# [SOLVED] Bios problems with gigabyte MOBO - easy solve



## JamesMCP (Dec 4, 2007)

Mobo: Gigabyte GA-M56S-S3 nForce 560 Socket AM2 8 channel audio ATX Motherboard.

What i did: Attempted to update the bios via Qflash. I did this correctly and it went well as far as i knew. After this i restarted my PC and typical beeping and no display.

Ive had alot of trouble with gigabyte boards in the past and took a chance getting another one so i assume I'm up s*** creek without a paddle 


Any ideas on how i can correct this? reset the cmos maybe? (bad idea imo lol)
just need an answer!

Thanks for reading and all replys


----------



## dai (Jul 2, 2004)

*Re: Bios problems with gigabyte MOBO - easy solve*

if it said bios update successful at the end try a cmos reset and reoptimise


----------



## JamesMCP (Dec 4, 2007)

*Re: Bios problems with gigabyte MOBO - easy solve*

Last time i did cmos reset on a gigabyte mobo the display wouldn't come back on and had to send the mobo back lol  know any fail safe guides to doing it? in the manual they just say yank it out lol


----------



## linderman (May 20, 2005)

*Re: Bios problems with gigabyte MOBO - easy solve*

I have found gigabyte boards to be about the best there is since about 2006 going forward.......... definetly tied with asus anyway 


cmos reset:

A) pull the power cord out of the power supply (critical step)
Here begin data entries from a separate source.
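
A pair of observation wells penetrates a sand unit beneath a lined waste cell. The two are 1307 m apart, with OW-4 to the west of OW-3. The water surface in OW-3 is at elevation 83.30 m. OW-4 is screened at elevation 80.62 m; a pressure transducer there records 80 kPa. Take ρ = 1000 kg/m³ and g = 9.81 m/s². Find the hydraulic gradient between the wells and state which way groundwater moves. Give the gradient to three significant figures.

i ≈ 0.00419; groundwater flows toward the east

Total head at OW-3: h = 83.30 m (water level in the piezometer is the total head).
Pressure head at OW-4: ψ = P/(ρg) = 80×1000 / (1000 × 9.81) = 8.15 m.
Total head at OW-4: h = z + ψ = 80.62 + 8.15 = 88.77 m.
Head difference: h(OW-3) − h(OW-4) = 83.30 − 88.77 = -5.47 m.
Hydraulic gradient: i = |Δh| / L = 5.47 / 1307 = 0.00419.
Flow is from higher to lower head: from OW-4 toward OW-3, i.e. toward the east.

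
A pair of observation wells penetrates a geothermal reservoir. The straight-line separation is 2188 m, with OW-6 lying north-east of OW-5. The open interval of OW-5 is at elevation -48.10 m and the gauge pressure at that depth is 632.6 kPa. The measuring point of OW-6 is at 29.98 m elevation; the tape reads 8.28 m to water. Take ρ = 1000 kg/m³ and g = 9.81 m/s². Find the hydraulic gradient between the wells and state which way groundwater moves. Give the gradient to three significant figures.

i ≈ 0.00243; groundwater flows toward the south-west

Pressure head at OW-5: ψ = P/(ρg) = 632.6×1000 / (1000 × 9.81) = 64.49 m.
Total head at OW-5: h = z + ψ = -48.10 + 64.49 = 16.39 m.
Total head at OW-6: h = 29.98 − 8.28 = 21.70 m.
Head difference: h(OW-5) − h(OW-6) = 16.39 − 21.70 = -5.31 m.
Hydraulic gradient: i = |Δh| / L = 5.31 / 2188 = 0.00243.
Flow is from higher to lower head: from OW-6 toward OW-5, i.e. toward the south-west.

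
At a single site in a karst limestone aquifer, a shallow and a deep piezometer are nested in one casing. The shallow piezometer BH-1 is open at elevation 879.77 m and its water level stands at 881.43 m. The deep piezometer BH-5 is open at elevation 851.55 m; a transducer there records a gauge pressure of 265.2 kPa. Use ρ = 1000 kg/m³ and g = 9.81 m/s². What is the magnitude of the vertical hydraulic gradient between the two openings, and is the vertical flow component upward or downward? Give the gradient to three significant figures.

|i_v| ≈ 0.101; vertical flow is downward

Total head at BH-1: h = 881.43 m (water level in the standpipe).
Pressure head at BH-5: ψ = P/(ρg) = 265.2×1000 / (1000 × 9.81) = 27.03 m.
Total head at BH-5: h = z + ψ = 851.55 + 27.03 = 878.58 m.
Δh = h(BH-1) − h(BH-5) = 881.43 − 878.58 = 2.85 m.
Vertical separation Δz = 879.77 − 851.55 = 28.22 m.
|i_v| = |Δh| / Δz = 2.85 / 28.22 = 0.101.
Head is higher in the shallow piezometer, so vertical flow is downward (recharge condition).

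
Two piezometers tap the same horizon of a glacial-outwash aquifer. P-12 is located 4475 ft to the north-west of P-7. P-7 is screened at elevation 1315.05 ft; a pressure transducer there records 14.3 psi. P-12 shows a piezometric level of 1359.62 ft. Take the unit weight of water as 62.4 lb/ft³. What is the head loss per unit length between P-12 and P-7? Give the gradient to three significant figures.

Pressure head at P-7: ψ = 144·P/γ = 144 × 14.3 / 62.4 = 33.00 ft.
Total head at P-7: h = z + ψ = 1315.05 + 33.00 = 1348.05 ft.
Total head at P-12: h = 1359.62 ft (water level in the piezometer is the total head).
Head difference: h(P-7) − h(P-12) = 1348.05 − 1359.62 = -11.57 ft.
Hydraulic gradient: i = |Δh| / L = 11.57 / 4475 = 0.00259.

i ≈ 0.00259 ft/ft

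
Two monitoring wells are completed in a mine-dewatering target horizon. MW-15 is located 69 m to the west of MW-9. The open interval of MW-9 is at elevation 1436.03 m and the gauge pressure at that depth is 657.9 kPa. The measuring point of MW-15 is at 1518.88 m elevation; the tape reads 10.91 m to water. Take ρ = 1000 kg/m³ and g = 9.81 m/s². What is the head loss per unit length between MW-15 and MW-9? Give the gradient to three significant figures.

Pressure head at MW-9: ψ = P/(ρg) = 657.9×1000 / (1000 × 9.81) = 67.06 m.
Total head at MW-9: h = z + ψ = 1436.03 + 67.06 = 1503.09 m.
Total head at MW-15: h = 1518.88 − 10.91 = 1507.97 m.
Head difference: h(MW-9) − h(MW-15) = 1503.09 − 1507.97 = -4.88 m.
Hydraulic gradient: i = |Δh| / L = 4.88 / 69 = 0.0707.

i ≈ 0.0707 m/m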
B) remove cmos battery (thin shinny battery on the motherboard that resembles a watch battery somewhat)

C) wait 10-15 minutes then hit the on and off button 4-5 times on the front of computer case to dissipate any residual power in the mobo capicators 

D) reinstall battery

E) plug in PSU

F) reboot computer / enter bios then hit the "load otpimized bios defaults"
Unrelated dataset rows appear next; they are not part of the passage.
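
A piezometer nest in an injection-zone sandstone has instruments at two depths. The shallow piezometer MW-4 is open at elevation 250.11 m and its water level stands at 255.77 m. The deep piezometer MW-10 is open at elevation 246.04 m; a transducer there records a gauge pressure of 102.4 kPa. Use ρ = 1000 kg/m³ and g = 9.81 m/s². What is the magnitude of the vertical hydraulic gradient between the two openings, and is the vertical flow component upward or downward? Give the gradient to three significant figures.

|i_v| ≈ 0.174; vertical flow is upward

Total head at MW-4: h = 255.77 m (water level in the standpipe).
Pressure head at MW-10: ψ = P/(ρg) = 102.4×1000 / (1000 × 9.81) = 10.44 m.
Total head at MW-10: h = z + ψ = 246.04 + 10.44 = 256.48 m.
Δh = h(MW-4) − h(MW-10) = 255.77 − 256.48 = -0.71 m.
Vertical separation Δz = 250.11 − 246.04 = 4.07 m.
|i_v| = |Δh| / Δz = 0.71 / 4.07 = 0.174.
Head is higher in the deep piezometer, so vertical flow is upward (discharge condition).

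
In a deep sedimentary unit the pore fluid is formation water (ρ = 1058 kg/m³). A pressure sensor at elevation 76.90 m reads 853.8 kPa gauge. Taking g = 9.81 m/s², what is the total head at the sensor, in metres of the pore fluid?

ψ = P/(ρg) = 853.8×1000 / (1058 × 9.81) = 82.26 m.
h = z + ψ = 76.90 + 82.26 = 159.16 m.

h ≈ 159.16 m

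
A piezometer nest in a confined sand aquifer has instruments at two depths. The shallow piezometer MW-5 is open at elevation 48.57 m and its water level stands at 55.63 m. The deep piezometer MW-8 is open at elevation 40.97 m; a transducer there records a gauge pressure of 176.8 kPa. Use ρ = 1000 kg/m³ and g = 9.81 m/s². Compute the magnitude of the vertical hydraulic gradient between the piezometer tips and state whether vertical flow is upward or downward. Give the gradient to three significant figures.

Total head at MW-5: h = 55.63 m (water level in the standpipe).
Pressure head at MW-8: ψ = P/(ρg) = 176.8×1000 / (1000 × 9.81) = 18.02 m.
Total head at MW-8: h = z + ψ = 40.97 + 18.02 = 58.99 m.
Δh = h(MW-5) − h(MW-8) = 55.63 − 58.99 = -3.36 m.
Vertical separation Δz = 48.57 − 40.97 = 7.60 m.
|i_v| = |Δh| / Δz = 3.36 / 7.60 = 0.442.
Head is higher in the deep piezometer, so vertical flow is upward (discharge condition).

|i_v| ≈ 0.442; vertical flow is upward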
G) adjust date and time and your boot order (cd-rom first boot / hard drive second boot)

H) save and exit the bios ............ restart computer


keep us posted with your progress


----------



## JamesMCP (Dec 4, 2007)

*Re: Bios problems with gigabyte MOBO - easy solve*



linderman said:


> I have found gigabyte boards to be about the best there is since about 2006 going forward.......... definetly tied with asus anyway
> 
> 
> cmos reset:
> ...


alright thats exacly how i would of done it so ill give it a crack brb


----------



## JamesMCP (Dec 4, 2007)

*Re: Bios problems with gigabyte MOBO - easy solve*

right it worked! now do i need to update it again properly or will it of done it?


EDIT: Im now getting

"Verifying DMI pool data..............
AMD Data change... Update new data to DMI! Update success"
and beep spamming

and it just hangs there i do need to reinstall the OS shall i get back to doing it?
XP is on there but im not sure if its running correctly.
Glad its updated the bios though cheers btw


----------



## linderman (May 20, 2005)

*Re: Bios problems with gigabyte MOBO - easy solve*

did you reload the "optimized bios defaults" while in the bios ?

did you reset your boot order while you are in the bios ?

dont forget to save and exit 

then restart computer


----------



## JamesMCP (Dec 4, 2007)

*Re: Bios problems with gigabyte MOBO - easy solve*

yeah i did, i switched the Hard drives and it works fine now :/ i did everything you suggested not sure of the problem


----------



## linderman (May 20, 2005)

*Re: Bios problems with gigabyte MOBO - easy solve*

are you ok now ............... system is running properly ? 
if so please mark your thread "solved" in the"tread tools" drop down menu


----------



## JamesMCP (Dec 4, 2007)

*Re: Bios problems with gigabyte MOBO - easy solve*

Yeah i got it to work now cheers ill do that


----------



## linderman (May 20, 2005)

happy computing !


----------